/kevinbehr/home

This morning I was running 45 minutes behind my usual schedule.  I tried to reassure myself that I was still in over an hour before any of my staff, except for Rob my Deputy CIO.

As I walked towards my office I saw someone chatting with Mariah at her desk in front of my office.

I walked directly to my door and stepped inside my office to divest of my coat and briefcase.  I emerged an headed straight for the coffee cache in the back of Mariah’s cubicle.

Mariah was trying to schedule a meeting with the gentlemen from what I could overhear.   

“Well the first available slot is tomorrow at 11am.  Phil only has a half-hour available.  Otherwise I can get you one hour next week.  What will it be?” Mariah queried the young IT staffer.

“sheesh.  Well this is extremely important and confidential.  It is an information security issue that must be addressed and I need Mr. Chairs to be up to speed before anything is done.”

I decided that I had heard enough.  I walked around the front of the desk and set my coffee down on the return.

I turned to address the staffer with a warm look and extended my hand.

“Hi there, I am Phil chairs.  I don’t think we have met?”

“No sir, we haven’t.  I am Tom Lispon. I work in information security here.  Good to meet you.”

We shook hands and I picked my precious cup of liquid genius up from the desk.

“Tom, why don’t you come in to my office for a minute and tell me what is so important?”

“But Phil, you have almost no prep time before your meeting with our CEO at 9.” Mariah insisted.

“I know, Mariah but something tells me I need to hear what Mr. Lispon has to say.”

We both headed in to my office and Tom shut the door behind him as I sat behind my desk.

“So what’s the deal Tom? What is important for me to know?”

“Well sir one of my friends on the network team found some suspicious undocumented hardware in our first datacenter.  He tipped me thinking it was a top-secret infosec project but he was wrong.  The hardware was from the company we bought in the reverse merger several years back.  When my team dug in to what it was doing and why, let’s just say that we found several hacked servers.”

My stomach was not giving me a pleasant sensation at this point.  My mouth was dry.  I willed myself with my inner voice “Drink some coffee Phil”. I listened to myself and drank deeply from the cup.

“How long have they been compromised and who knows about this?” I asked.

“Well that’s the bad news..from the file dates and error logs it looks like these boxes have been owned for years. At this point exactly 5 people know of this the only two outside of infosec are you and my friend in the network group.”

“hmm.  I assume we need to preserve evidence and a chain of custody? I mean do you have any idea who may have done this and why?”

“Right now we have nothing.  It is a pretty cold trail.  I would like your permission to take the servers off-line.”

“You mean you haven’t done that yet?  If they are old and unaccounted for why are they even on in the first place?  Of course you can turn them off.”

I was sure that I was getting a bit flushed as all the sudden I felt quite warm in the face.

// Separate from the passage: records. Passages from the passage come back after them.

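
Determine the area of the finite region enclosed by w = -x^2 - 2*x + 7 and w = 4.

Set the curves equal: -x^2 - 2*x + 7 = 4, so -x^2 - 2*x + 3 = 0, which factors as -(x - 1)*(x + 3) = 0. The curves meet at x = -3, 1.
On [-3, 1], w = -x^2 - 2*x + 7 is on top; that piece has area ∫[-3,1] (-x^2 - 2*x + 3) dx = 32/3.

32/3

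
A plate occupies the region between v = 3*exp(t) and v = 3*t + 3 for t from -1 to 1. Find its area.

On [-1, 1], (3*exp(t)) - (3*t + 3) = -3*t + 3*exp(t) - 3 is ≥ 0 throughout, so the area is a single integral of |-3*t + 3*exp(t) - 3|.
∫[-1,1] (-3*t + 3*exp(t) - 3) dt = -6 - 3*exp(-1) + 3*exp(1).

-6 - 3*exp(-1) + 3*exp(1)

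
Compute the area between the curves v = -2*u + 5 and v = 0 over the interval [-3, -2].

10

On [-3, -2], (-2*u + 5) - (0) = -2*u + 5 is ≥ 0 throughout, so the area is a single integral of |-2*u + 5|.
∫[-3,-2] (-2*u + 5) du = 10.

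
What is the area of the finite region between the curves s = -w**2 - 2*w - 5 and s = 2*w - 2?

4/3

Both boundary curves give s as a function of w, so integrate with respect to w. Setting them equal: -w**2 - 4*w - 3 = 0, i.e. -(w + 1)*(w + 3) = 0, so they meet at w = -3, -1.
For w in [-3, -1], s = -w**2 - 2*w - 5 is on the right; area = ∫[-3,-1] (-w**2 - 4*w - 3) dw = 4/3.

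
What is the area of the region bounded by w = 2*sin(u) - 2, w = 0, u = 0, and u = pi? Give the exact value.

On [0, pi], (2*sin(u) - 2) - (0) = 2*sin(u) - 2 is ≤ 0 throughout, so the area is a single integral of |2*sin(u) - 2|.
∫[0,pi] (2*sin(u) - 2) du = 4 - 2*pi; the area of that piece is -4 + 2*pi.

-4 + 2*pi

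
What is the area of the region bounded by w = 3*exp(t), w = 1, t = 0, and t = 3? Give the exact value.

On [0, 3], (3*exp(t)) - (1) = 3*exp(t) - 1 is ≥ 0 throughout, so the area is a single integral of |3*exp(t) - 1|.
∫[0,3] (3*exp(t) - 1) dt = -6 + 3*exp(3).

-6 + 3*exp(3)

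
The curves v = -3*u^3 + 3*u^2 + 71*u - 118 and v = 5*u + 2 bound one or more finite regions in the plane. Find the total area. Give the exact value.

3901/4

Set the curves equal: -3*u^3 + 3*u^2 + 71*u - 118 = 5*u + 2, so -3*u^3 + 3*u^2 + 66*u - 120 = 0, which factors as -3*(u - 4)*(u - 2)*(u + 5) = 0. The curves meet at u = -5, 2, 4.
On [-5, 2], v = 5*u + 2 is on top; that piece has area ∫[-5,2] (-(-3*u^3 + 3*u^2 + 66*u - 120)) du = 3773/4.
On [2, 4], v = -3*u^3 + 3*u^2 + 71*u - 118 is on top; that piece has area ∫[2,4] (-3*u^3 + 3*u^2 + 66*u - 120) du = 32.
Total enclosed area = 3773/4 + 32 = 3901/4.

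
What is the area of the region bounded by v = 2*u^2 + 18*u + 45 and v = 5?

Set the curves equal: 2*u^2 + 18*u + 45 = 5, so 2*u^2 + 18*u + 40 = 0, which factors as 2*(u + 4)*(u + 5) = 0. The curves meet at u = -5, -4.
On [-5, -4], v = 5 is on top; that piece has area ∫[-5,-4] (-(2*u^2 + 18*u + 40)) du = 1/3.

1/3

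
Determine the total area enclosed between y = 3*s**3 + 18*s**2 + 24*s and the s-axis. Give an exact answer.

24

The curve meets the s-axis where 3*s**3 + 18*s**2 + 24*s = 0, i.e. 3*s*(s + 2)*(s + 4) = 0, at s = -4, -2, 0.
On [-4, -2] the curve lies above the axis; ∫[-4,-2] (3*s**3 + 18*s**2 + 24*s) ds = 12, giving area 12.
On [-2, 0] the curve lies below the axis; ∫[-2,0] (3*s**3 + 18*s**2 + 24*s) ds = -12, giving area 12.
Total area = 12 + 12 = 24.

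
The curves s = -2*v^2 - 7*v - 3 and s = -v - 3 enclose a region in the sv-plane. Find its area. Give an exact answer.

Both boundary curves give s as a function of v, so integrate with respect to v. Setting them equal: -2*v^2 - 6*v = 0, i.e. -2*v*(v + 3) = 0, so they meet at v = -3, 0.
For v in [-3, 0], s = -2*v^2 - 7*v - 3 is on the right; area = ∫[-3,0] (-2*v^2 - 6*v) dv = 9.

9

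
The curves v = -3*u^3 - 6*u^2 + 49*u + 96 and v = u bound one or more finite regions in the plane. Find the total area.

568

Set the curves equal: -3*u^3 - 6*u^2 + 49*u + 96 = u, so -3*u^3 - 6*u^2 + 48*u + 96 = 0, which factors as -3*(u - 4)*(u + 2)*(u + 4) = 0. The curves meet at u = -4, -2, 4.
On [-4, -2], v = u is on top; that piece has area ∫[-4,-2] (-(-3*u^3 - 6*u^2 + 48*u + 96)) du = 28.
On [-2, 4], v = -3*u^3 - 6*u^2 + 49*u + 96 is on top; that piece has area ∫[-2,4] (-3*u^3 - 6*u^2 + 48*u + 96) du = 540.
Total enclosed area = 28 + 540 = 568.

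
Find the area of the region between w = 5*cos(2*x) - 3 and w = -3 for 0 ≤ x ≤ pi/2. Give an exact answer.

5

The difference (5*cos(2*x) - 3) - (-3) = 5*cos(2*x) changes sign at x = pi/4 inside [0, pi/2], so split the integral there.
∫[0,pi/4] (5*cos(2*x)) dx = 5/2.
∫[pi/4,pi/2] (5*cos(2*x)) dx = -5/2; the area of that piece is 5/2.
Total area = 5/2 + 5/2 = 5.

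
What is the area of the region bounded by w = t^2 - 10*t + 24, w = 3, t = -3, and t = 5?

The difference (t^2 - 10*t + 24) - (3) = t^2 - 10*t + 21 changes sign at t = 3 inside [-3, 5], so split the integral there.
∫[-3,3] (t^2 - 10*t + 21) dt = 144.
∫[3,5] (t^2 - 10*t + 21) dt = -16/3; the area of that piece is 16/3.
Total area = 144 + 16/3 = 448/3.

448/3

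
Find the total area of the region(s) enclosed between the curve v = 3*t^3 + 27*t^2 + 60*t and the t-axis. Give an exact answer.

393/4

The curve meets the t-axis where 3*t^3 + 27*t^2 + 60*t = 0, i.e. 3*t*(t + 4)*(t + 5) = 0, at t = -5, -4, 0.
On [-5, -4] the curve lies above the axis; ∫[-5,-4] (3*t^3 + 27*t^2 + 60*t) dt = 9/4, giving area 9/4.
On [-4, 0] the curve lies below the axis; ∫[-4,0] (3*t^3 + 27*t^2 + 60*t) dt = -96, giving area 96.
Total area = 9/4 + 96 = 393/4.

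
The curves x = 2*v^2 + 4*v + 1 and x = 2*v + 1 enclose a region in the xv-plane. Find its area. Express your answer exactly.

Both boundary curves give x as a function of v, so integrate with respect to v. Setting them equal: 2*v^2 + 2*v = 0, i.e. 2*v*(v + 1) = 0, so they meet at v = -1, 0.
For v in [-1, 0], x = 2*v^2 + 4*v + 1 is on the left; area = ∫[-1,0] (-(2*v^2 + 2*v)) dv = 1/3.

1/3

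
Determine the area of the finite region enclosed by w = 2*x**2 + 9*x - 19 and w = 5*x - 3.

72

Set the curves equal: 2*x**2 + 9*x - 19 = 5*x - 3, so 2*x**2 + 4*x - 16 = 0, which factors as 2*(x - 2)*(x + 4) = 0. The curves meet at x = -4, 2.
On [-4, 2], w = 5*x - 3 is on top; that piece has area ∫[-4,2] (-(2*x**2 + 4*x - 16)) dx = 72.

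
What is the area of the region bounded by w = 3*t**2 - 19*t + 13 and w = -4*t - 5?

Set the curves equal: 3*t**2 - 19*t + 13 = -4*t - 5, so 3*t**2 - 15*t + 18 = 0, which factors as 3*(t - 3)*(t - 2) = 0. The curves meet at t = 2, 3.
On [2, 3], w = -4*t - 5 is on top; that piece has area ∫[2,3] (-(3*t**2 - 15*t + 18)) dt = 1/2.

1/2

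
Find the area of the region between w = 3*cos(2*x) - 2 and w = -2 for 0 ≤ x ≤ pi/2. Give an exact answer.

The difference (3*cos(2*x) - 2) - (-2) = 3*cos(2*x) changes sign at x = pi/4 inside [0, pi/2], so split the integral there.
∫[0,pi/4] (3*cos(2*x)) dx = 3/2.
∫[pi/4,pi/2] (3*cos(2*x)) dx = -3/2; the area of that piece is 3/2.
Total area = 3/2 + 3/2 = 3.

3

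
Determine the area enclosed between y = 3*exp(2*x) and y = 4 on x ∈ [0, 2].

The difference (3*exp(2*x)) - (4) = 3*exp(2*x) - 4 changes sign at x = -log(3)/2 + log(2) inside [0, 2], so split the integral there.
∫[0,-log(3)/2 + log(2)] (3*exp(2*x) - 4) dx = log(9/16) + 1/2; the area of that piece is -1/2 + log(16/9).
∫[-log(3)/2 + log(2),2] (3*exp(2*x) - 4) dx = -10 - 2*log(3) + 4*log(2) + 3*exp(4)/2.
Total area = (-1/2 + log(16/9)) + (-10 - 2*log(3) + 4*log(2) + 3*exp(4)/2) = -21/2 - 4*log(3) + 8*log(2) + 3*exp(4)/2.

-21/2 - 4*log(3) + 8*log(2) + 3*exp(4)/2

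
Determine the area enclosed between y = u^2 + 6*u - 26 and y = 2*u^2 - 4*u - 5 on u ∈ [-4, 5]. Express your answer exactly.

653/3

The difference (u^2 + 6*u - 26) - (2*u^2 - 4*u - 5) = -u^2 + 10*u - 21 changes sign at u = 3 inside [-4, 5], so split the integral there.
∫[-4,3] (-u^2 + 10*u - 21) du = -637/3; the area of that piece is 637/3.
∫[3,5] (-u^2 + 10*u - 21) du = 16/3.
Total area = 637/3 + 16/3 = 653/3.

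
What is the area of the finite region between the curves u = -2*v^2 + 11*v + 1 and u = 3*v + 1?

64/3

Both boundary curves give u as a function of v, so integrate with respect to v. Setting them equal: -2*v^2 + 8*v = 0, i.e. -2*v*(v - 4) = 0, so they meet at v = 0, 4.
For v in [0, 4], u = -2*v^2 + 11*v + 1 is on the right; area = ∫[0,4] (-2*v^2 + 8*v) dv = 64/3.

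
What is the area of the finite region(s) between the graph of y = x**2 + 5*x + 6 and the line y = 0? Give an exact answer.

1/6

The curve meets the x-axis where x**2 + 5*x + 6 = 0, i.e. (x + 2)*(x + 3) = 0, at x = -3, -2.
On [-3, -2] the curve lies below the axis; ∫[-3,-2] (x**2 + 5*x + 6) dx = -1/6, giving area 1/6.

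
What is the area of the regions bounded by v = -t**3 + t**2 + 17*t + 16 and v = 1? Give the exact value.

Set the curves equal: -t**3 + t**2 + 17*t + 16 = 1, so -t**3 + t**2 + 17*t + 15 = 0, which factors as -(t - 5)*(t + 1)*(t + 3) = 0. The curves meet at t = -3, -1, 5.
On [-3, -1], v = 1 is on top; that piece has area ∫[-3,-1] (-(-t**3 + t**2 + 17*t + 15)) dt = 28/3.
On [-1, 5], v = -t**3 + t**2 + 17*t + 16 is on top; that piece has area ∫[-1,5] (-t**3 + t**2 + 17*t + 15) dt = 180.
Total enclosed area = 28/3 + 180 = 568/3.

568/3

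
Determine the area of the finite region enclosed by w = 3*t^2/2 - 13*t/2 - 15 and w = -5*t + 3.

343/4

Set the curves equal: 3*t^2/2 - 13*t/2 - 15 = -5*t + 3, so 3*t^2/2 - 3*t/2 - 18 = 0, which factors as 3*(t - 4)*(t + 3)/2 = 0. The curves meet at t = -3, 4.
On [-3, 4], w = -5*t + 3 is on top; that piece has area ∫[-3,4] (-(3*t^2/2 - 3*t/2 - 18)) dt = 343/4.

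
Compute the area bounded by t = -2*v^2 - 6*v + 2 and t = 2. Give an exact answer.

9

Both boundary curves give t as a function of v, so integrate with respect to v. Setting them equal: -2*v^2 - 6*v = 0, i.e. -2*v*(v + 3) = 0, so they meet at v = -3, 0.
For v in [-3, 0], t = -2*v^2 - 6*v + 2 is on the right; area = ∫[-3,0] (-2*v^2 - 6*v) dv = 9.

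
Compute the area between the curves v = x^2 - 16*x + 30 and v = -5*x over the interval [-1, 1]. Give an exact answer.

182/3

On [-1, 1], (x^2 - 16*x + 30) - (-5*x) = x^2 - 11*x + 30 is ≥ 0 throughout, so the area is a single integral of |x^2 - 11*x + 30|.
∫[-1,1] (x^2 - 11*x + 30) dx = 182/3.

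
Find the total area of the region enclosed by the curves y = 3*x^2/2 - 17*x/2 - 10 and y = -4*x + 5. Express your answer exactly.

343/4

Set the curves equal: 3*x^2/2 - 17*x/2 - 10 = -4*x + 5, so 3*x^2/2 - 9*x/2 - 15 = 0, which factors as 3*(x - 5)*(x + 2)/2 = 0. The curves meet at x = -2, 5.
On [-2, 5], y = -4*x + 5 is on top; that piece has area ∫[-2,5] (-(3*x^2/2 - 9*x/2 - 15)) dx = 343/4.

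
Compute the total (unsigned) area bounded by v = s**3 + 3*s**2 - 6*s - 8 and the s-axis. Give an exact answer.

81/2

The curve meets the s-axis where s**3 + 3*s**2 - 6*s - 8 = 0, i.e. (s - 2)*(s + 1)*(s + 4) = 0, at s = -4, -1, 2.
On [-4, -1] the curve lies above the axis; ∫[-4,-1] (s**3 + 3*s**2 - 6*s - 8) ds = 81/4, giving area 81/4.
On [-1, 2] the curve lies below the axis; ∫[-1,2] (s**3 + 3*s**2 - 6*s - 8) ds = -81/4, giving area 81/4.
Total area = 81/4 + 81/4 = 81/2.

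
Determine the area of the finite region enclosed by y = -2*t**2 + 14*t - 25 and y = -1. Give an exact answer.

1/3

Set the curves equal: -2*t**2 + 14*t - 25 = -1, so -2*t**2 + 14*t - 24 = 0, which factors as -2*(t - 4)*(t - 3) = 0. The curves meet at t = 3, 4.
On [3, 4], y = -2*t**2 + 14*t - 25 is on top; that piece has area ∫[3,4] (-2*t**2 + 14*t - 24) dt = 1/3.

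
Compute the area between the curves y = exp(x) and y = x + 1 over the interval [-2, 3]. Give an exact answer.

On [-2, 3], (exp(x)) - (x + 1) = -x + exp(x) - 1 is ≥ 0 throughout, so the area is a single integral of |-x + exp(x) - 1|.
∫[-2,3] (-x + exp(x) - 1) dx = -15/2 - exp(-2) + exp(3).

-15/2 - exp(-2) + exp(3)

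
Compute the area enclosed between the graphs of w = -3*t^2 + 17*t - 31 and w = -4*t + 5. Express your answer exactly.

Set the curves equal: -3*t^2 + 17*t - 31 = -4*t + 5, so -3*t^2 + 21*t - 36 = 0, which factors as -3*(t - 4)*(t - 3) = 0. The curves meet at t = 3, 4.
On [3, 4], w = -3*t^2 + 17*t - 31 is on top; that piece has area ∫[3,4] (-3*t^2 + 21*t - 36) dt = 1/2.

1/2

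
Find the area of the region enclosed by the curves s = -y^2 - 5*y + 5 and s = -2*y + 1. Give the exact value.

125/6

Both boundary curves give s as a function of y, so integrate with respect to y. Setting them equal: -y^2 - 3*y + 4 = 0, i.e. -(y - 1)*(y + 4) = 0, so they meet at y = -4, 1.
For y in [-4, 1], s = -y^2 - 5*y + 5 is on the right; area = ∫[-4,1] (-y^2 - 3*y + 4) dy = 125/6.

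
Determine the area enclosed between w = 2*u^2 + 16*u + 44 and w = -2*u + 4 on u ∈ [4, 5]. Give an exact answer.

On [4, 5], (2*u^2 + 16*u + 44) - (-2*u + 4) = 2*u^2 + 18*u + 40 is ≥ 0 throughout, so the area is a single integral of |2*u^2 + 18*u + 40|.
∫[4,5] (2*u^2 + 18*u + 40) du = 485/3.

485/3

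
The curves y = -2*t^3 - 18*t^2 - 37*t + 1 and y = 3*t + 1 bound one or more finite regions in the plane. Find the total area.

Set the curves equal: -2*t^3 - 18*t^2 - 37*t + 1 = 3*t + 1, so -2*t^3 - 18*t^2 - 40*t = 0, which factors as -2*t*(t + 4)*(t + 5) = 0. The curves meet at t = -5, -4, 0.
On [-5, -4], y = 3*t + 1 is on top; that piece has area ∫[-5,-4] (-(-2*t^3 - 18*t^2 - 40*t)) dt = 3/2.
On [-4, 0], y = -2*t^3 - 18*t^2 - 37*t + 1 is on top; that piece has area ∫[-4,0] (-2*t^3 - 18*t^2 - 40*t) dt = 64.
Total enclosed area = 3/2 + 64 = 131/2.

131/2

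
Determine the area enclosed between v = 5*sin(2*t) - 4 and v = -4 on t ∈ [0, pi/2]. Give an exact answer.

On [0, pi/2], (5*sin(2*t) - 4) - (-4) = 5*sin(2*t) is ≥ 0 throughout, so the area is a single integral of |5*sin(2*t)|.
∫[0,pi/2] (5*sin(2*t)) dt = 5.

5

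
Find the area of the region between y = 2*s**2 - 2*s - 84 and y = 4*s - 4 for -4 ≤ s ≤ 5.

621

On [-4, 5], (2*s**2 - 2*s - 84) - (4*s - 4) = 2*s**2 - 6*s - 80 is ≤ 0 throughout, so the area is a single integral of |2*s**2 - 6*s - 80|.
∫[-4,5] (2*s**2 - 6*s - 80) ds = -621; the area of that piece is 621.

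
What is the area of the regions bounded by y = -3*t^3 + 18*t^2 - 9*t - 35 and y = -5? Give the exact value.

Set the curves equal: -3*t^3 + 18*t^2 - 9*t - 35 = -5, so -3*t^3 + 18*t^2 - 9*t - 30 = 0, which factors as -3*(t - 5)*(t - 2)*(t + 1) = 0. The curves meet at t = -1, 2, 5.
On [-1, 2], y = -5 is on top; that piece has area ∫[-1,2] (-(-3*t^3 + 18*t^2 - 9*t - 30)) dt = 243/4.
On [2, 5], y = -3*t^3 + 18*t^2 - 9*t - 35 is on top; that piece has area ∫[2,5] (-3*t^3 + 18*t^2 - 9*t - 30) dt = 243/4.
Total enclosed area = 243/4 + 243/4 = 243/2.

243/2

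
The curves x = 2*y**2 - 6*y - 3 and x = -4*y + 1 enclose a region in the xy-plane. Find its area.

9

Both boundary curves give x as a function of y, so integrate with respect to y. Setting them equal: 2*y**2 - 2*y - 4 = 0, i.e. 2*(y - 2)*(y + 1) = 0, so they meet at y = -1, 2.
For y in [-1, 2], x = 2*y**2 - 6*y - 3 is on the left; area = ∫[-1,2] (-(2*y**2 - 2*y - 4)) dy = 9.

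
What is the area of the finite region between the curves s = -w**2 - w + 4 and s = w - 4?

Both boundary curves give s as a function of w, so integrate with respect to w. Setting them equal: -w**2 - 2*w + 8 = 0, i.e. -(w - 2)*(w + 4) = 0, so they meet at w = -4, 2.
For w in [-4, 2], s = -w**2 - w + 4 is on the right; area = ∫[-4,2] (-w**2 - 2*w + 8) dw = 36.

36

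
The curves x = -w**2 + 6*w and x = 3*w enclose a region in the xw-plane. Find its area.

Both boundary curves give x as a function of w, so integrate with respect to w. Setting them equal: -w**2 + 3*w = 0, i.e. -w*(w - 3) = 0, so they meet at w = 0, 3.
For w in [0, 3], x = -w**2 + 6*w is on the right; area = ∫[0,3] (-w**2 + 3*w) dw = 9/2.

9/2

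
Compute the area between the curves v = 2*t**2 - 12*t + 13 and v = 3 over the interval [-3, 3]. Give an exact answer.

The difference (2*t**2 - 12*t + 13) - (3) = 2*t**2 - 12*t + 10 changes sign at t = 1 inside [-3, 3], so split the integral there.
∫[-3,1] (2*t**2 - 12*t + 10) dt = 320/3.
∫[1,3] (2*t**2 - 12*t + 10) dt = -32/3; the area of that piece is 32/3.
Total area = 320/3 + 32/3 = 352/3.

352/3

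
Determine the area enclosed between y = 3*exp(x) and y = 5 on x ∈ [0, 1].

The difference (3*exp(x)) - (5) = 3*exp(x) - 5 changes sign at x = log(5/3) inside [0, 1], so split the integral there.
∫[0,log(5/3)] (3*exp(x) - 5) dx = log(243/3125) + 2; the area of that piece is -2 + log(3125/243).
∫[log(5/3),1] (3*exp(x) - 5) dx = -10 - 5*log(3) + 5*log(5) + 3*exp(1).
Total area = (-2 + log(3125/243)) + (-10 - 5*log(3) + 5*log(5) + 3*exp(1)) = -12 - 10*log(3) + 3*exp(1) + 10*log(5).

-12 - 10*log(3) + 3*exp(1) + 10*log(5)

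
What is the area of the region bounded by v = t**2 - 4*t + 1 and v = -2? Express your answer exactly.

4/3

Set the curves equal: t**2 - 4*t + 1 = -2, so t**2 - 4*t + 3 = 0, which factors as (t - 3)*(t - 1) = 0. The curves meet at t = 1, 3.
On [1, 3], v = -2 is on top; that piece has area ∫[1,3] (-(t**2 - 4*t + 3)) dt = 4/3.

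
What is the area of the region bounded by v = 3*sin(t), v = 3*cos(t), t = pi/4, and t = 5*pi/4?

On [pi/4, 5*pi/4], (3*sin(t)) - (3*cos(t)) = 3*sin(t) - 3*cos(t) is ≥ 0 throughout, so the area is a single integral of |3*sin(t) - 3*cos(t)|.
∫[pi/4,5*pi/4] (3*sin(t) - 3*cos(t)) dt = 6*sqrt(2).

6*sqrt(2)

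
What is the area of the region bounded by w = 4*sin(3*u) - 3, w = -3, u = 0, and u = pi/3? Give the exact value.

On [0, pi/3], (4*sin(3*u) - 3) - (-3) = 4*sin(3*u) is ≥ 0 throughout, so the area is a single integral of |4*sin(3*u)|.
∫[0,pi/3] (4*sin(3*u)) du = 8/3.

8/3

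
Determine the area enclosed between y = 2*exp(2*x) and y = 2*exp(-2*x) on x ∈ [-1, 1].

The difference (2*exp(2*x)) - (2*exp(-2*x)) = 2*exp(2*x) - 2*exp(-2*x) changes sign at x = 0 inside [-1, 1], so split the integral there.
∫[-1,0] (2*exp(2*x) - 2*exp(-2*x)) dx = -exp(2) - exp(-2) + 2; the area of that piece is -2 + exp(-2) + exp(2).
∫[0,1] (2*exp(2*x) - 2*exp(-2*x)) dx = -2 + exp(-2) + exp(2).
Total area = (-2 + exp(-2) + exp(2)) + (-2 + exp(-2) + exp(2)) = -4 + 2*exp(-2) + 2*exp(2).

-4 + 2*exp(-2) + 2*exp(2)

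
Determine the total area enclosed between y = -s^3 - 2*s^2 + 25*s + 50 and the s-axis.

2459/6

The curve meets the s-axis where -s^3 - 2*s^2 + 25*s + 50 = 0, i.e. -(s - 5)*(s + 2)*(s + 5) = 0, at s = -5, -2, 5.
On [-5, -2] the curve lies below the axis; ∫[-5,-2] (-s^3 - 2*s^2 + 25*s + 50) ds = -153/4, giving area 153/4.
On [-2, 5] the curve lies above the axis; ∫[-2,5] (-s^3 - 2*s^2 + 25*s + 50) ds = 4459/12, giving area 4459/12.
Total area = 153/4 + 4459/12 = 2459/6.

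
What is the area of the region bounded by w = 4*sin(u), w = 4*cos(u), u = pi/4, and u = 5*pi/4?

On [pi/4, 5*pi/4], (4*sin(u)) - (4*cos(u)) = 4*sin(u) - 4*cos(u) is ≥ 0 throughout, so the area is a single integral of |4*sin(u) - 4*cos(u)|.
∫[pi/4,5*pi/4] (4*sin(u) - 4*cos(u)) du = 8*sqrt(2).

8*sqrt(2)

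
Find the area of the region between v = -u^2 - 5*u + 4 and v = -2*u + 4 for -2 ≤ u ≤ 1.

The difference (-u^2 - 5*u + 4) - (-2*u + 4) = -u^2 - 3*u changes sign at u = 0 inside [-2, 1], so split the integral there.
∫[-2,0] (-u^2 - 3*u) du = 10/3.
∫[0,1] (-u^2 - 3*u) du = -11/6; the area of that piece is 11/6.
Total area = 10/3 + 11/6 = 31/6.

31/6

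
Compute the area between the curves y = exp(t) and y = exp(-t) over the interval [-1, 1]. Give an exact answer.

The difference (exp(t)) - (exp(-t)) = exp(t) - exp(-t) changes sign at t = 0 inside [-1, 1], so split the integral there.
∫[-1,0] (exp(t) - exp(-t)) dt = -exp(1) - exp(-1) + 2; the area of that piece is -2 + exp(-1) + exp(1).
∫[0,1] (exp(t) - exp(-t)) dt = -2 + exp(-1) + exp(1).
Total area = (-2 + exp(-1) + exp(1)) + (-2 + exp(-1) + exp(1)) = -4 + 2*exp(-1) + 2*exp(1).

-4 + 2*exp(-1) + 2*exp(1)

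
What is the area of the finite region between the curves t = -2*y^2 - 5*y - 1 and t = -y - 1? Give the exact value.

8/3

Both boundary curves give t as a function of y, so integrate with respect to y. Setting them equal: -2*y^2 - 4*y = 0, i.e. -2*y*(y + 2) = 0, so they meet at y = -2, 0.
For y in [-2, 0], t = -2*y^2 - 5*y - 1 is on the right; area = ∫[-2,0] (-2*y^2 - 4*y) dy = 8/3.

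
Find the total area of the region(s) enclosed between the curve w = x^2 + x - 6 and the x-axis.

The curve meets the x-axis where x^2 + x - 6 = 0, i.e. (x - 2)*(x + 3) = 0, at x = -3, 2.
On [-3, 2] the curve lies below the axis; ∫[-3,2] (x^2 + x - 6) dx = -125/6, giving area 125/6.

125/6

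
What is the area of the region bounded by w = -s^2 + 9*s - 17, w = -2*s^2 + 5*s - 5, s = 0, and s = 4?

32

The difference (-s^2 + 9*s - 17) - (-2*s^2 + 5*s - 5) = s^2 + 4*s - 12 changes sign at s = 2 inside [0, 4], so split the integral there.
∫[0,2] (s^2 + 4*s - 12) ds = -40/3; the area of that piece is 40/3.
∫[2,4] (s^2 + 4*s - 12) ds = 56/3.
Total area = 40/3 + 56/3 = 32.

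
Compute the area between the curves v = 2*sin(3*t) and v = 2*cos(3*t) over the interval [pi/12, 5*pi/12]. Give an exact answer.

4*sqrt(2)/3

On [pi/12, 5*pi/12], (2*sin(3*t)) - (2*cos(3*t)) = 2*sin(3*t) - 2*cos(3*t) is ≥ 0 throughout, so the area is a single integral of |2*sin(3*t) - 2*cos(3*t)|.
∫[pi/12,5*pi/12] (2*sin(3*t) - 2*cos(3*t)) dt = 4*sqrt(2)/3.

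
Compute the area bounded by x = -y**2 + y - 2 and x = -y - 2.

Both boundary curves give x as a function of y, so integrate with respect to y. Setting them equal: -y**2 + 2*y = 0, i.e. -y*(y - 2) = 0, so they meet at y = 0, 2.
For y in [0, 2], x = -y**2 + y - 2 is on the right; area = ∫[0,2] (-y**2 + 2*y) dy = 4/3.

4/3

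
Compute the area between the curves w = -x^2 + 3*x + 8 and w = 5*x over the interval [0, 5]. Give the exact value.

136/3

The difference (-x^2 + 3*x + 8) - (5*x) = -x^2 - 2*x + 8 changes sign at x = 2 inside [0, 5], so split the integral there.
∫[0,2] (-x^2 - 2*x + 8) dx = 28/3.
∫[2,5] (-x^2 - 2*x + 8) dx = -36; the area of that piece is 36.
Total area = 28/3 + 36 = 136/3.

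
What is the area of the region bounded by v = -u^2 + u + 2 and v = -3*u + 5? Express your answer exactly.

4/3

Set the curves equal: -u^2 + u + 2 = -3*u + 5, so -u^2 + 4*u - 3 = 0, which factors as -(u - 3)*(u - 1) = 0. The curves meet at u = 1, 3.
On [1, 3], v = -u^2 + u + 2 is on top; that piece has area ∫[1,3] (-u^2 + 4*u - 3) du = 4/3.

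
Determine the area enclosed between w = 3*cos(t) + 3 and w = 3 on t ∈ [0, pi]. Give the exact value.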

“Well that’s the other thing. See the servers are still in use.  The executive management team still uses the Exchange accounts on those servers.  If we shut them down we take out their email.”

Oh my goodness.  The boxes were compromised AND the mail accounts of my peers was as well.  

“Well I guess the agenda of my meeting with our CEO just changed” I pondered out loud.

Just then the phone rang. It was Mariah. I picked it up.

“Yes, Mariah.”

“It is time for your meeting with the CEO.”

“Great, thanks Mariah”

I turned back to Tom.

” I need a full update on what you recommend we do and how we can be sure there are no other machines that have been compromised.  Oh yeah, I need it in one hour. Ok?”

Tom nodded his head.

“You have whatever permission you need to take that gear down in an orderly fashion. Also announce it as an emergency maintenance procedure. DO NOT tell anyone else that this has happened ok?”

Tom nodded again

“I want you to gather everyone that knows about this here in my office this afternoon for a briefing ok?”

“Ok Mr. Chairs.”

“See you then”

To say I dreaded my next meeting was the understatement of my career.  I knew this would not reflect well on our organization and may launch the rest of my shark-peers in to blood-in-the-water-mode.